Sehr geehrte Frau Präsidentin! Liebe Kolleginnen! Liebe Kollegen! Der Berg kreißte und gebar ein Mäuschen. – Es ist ungeheuerlich, wie groß die Diskrepanz ist zu dem, was angekündigt war. Ich erinnere an die letzte Legislatur, an den Kollegen Sattelberger und daran, welche Reden hier gehalten wurden nach dem Motto: Wenn die Ampel oder wenn diese Koalition mal regieren wird, wird die Welt sich verändern. – Aber was rauskommt, ist praktisch nichts.

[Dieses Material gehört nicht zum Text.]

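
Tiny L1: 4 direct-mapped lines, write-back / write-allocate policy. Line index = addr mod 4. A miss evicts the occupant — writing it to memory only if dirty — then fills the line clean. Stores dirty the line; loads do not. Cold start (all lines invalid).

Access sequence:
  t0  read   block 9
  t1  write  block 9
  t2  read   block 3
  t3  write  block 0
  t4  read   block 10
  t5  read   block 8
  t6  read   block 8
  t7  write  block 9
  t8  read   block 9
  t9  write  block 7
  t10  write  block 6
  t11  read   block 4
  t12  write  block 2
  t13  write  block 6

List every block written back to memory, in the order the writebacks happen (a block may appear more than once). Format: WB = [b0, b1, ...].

WB = [0, 6, 2]

0: R B9 → L1 miss [-]
1: W B9 → L1 hit [D]
2: R B3 → L3 miss [-]
3: W B0 → L0 miss [D]
4: R B10 → L2 miss [-]
5: R B8 → L0 miss wb→B0 [-]
6: R B8 → L0 hit [-]
7: W B9 → L1 hit [D]
8: R B9 → L1 hit [D]
9: W B7 → L3 miss [D]
10: W B6 → L2 miss [D]
11: R B4 → L0 miss [-]
12: W B2 → L2 miss wb→B6 [D]
13: W B6 → L2 miss wb→B2 [D]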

Frau Ministerin, Sie stimmen sicherlich zu, dass Ihr Haushalt existenziell für unsere Zukunft, existenziell für den Wohlstand in unserem Land ist. Wir wissen: Die Menschen und wir alle haben aktuell wirklich große Sorgen bezüglich unserer Wirtschaftsdaten. Und kein vernünftiger Mensch versteht, wieso die Ampel in genau dieser Zeit den Haushalt, der genau für diese Innovationskraft zuständig ist, um über 1 Milliarde Euro kürzt. Das ist das vollkommen falsche Signal, sehr geehrte Damen und Herren.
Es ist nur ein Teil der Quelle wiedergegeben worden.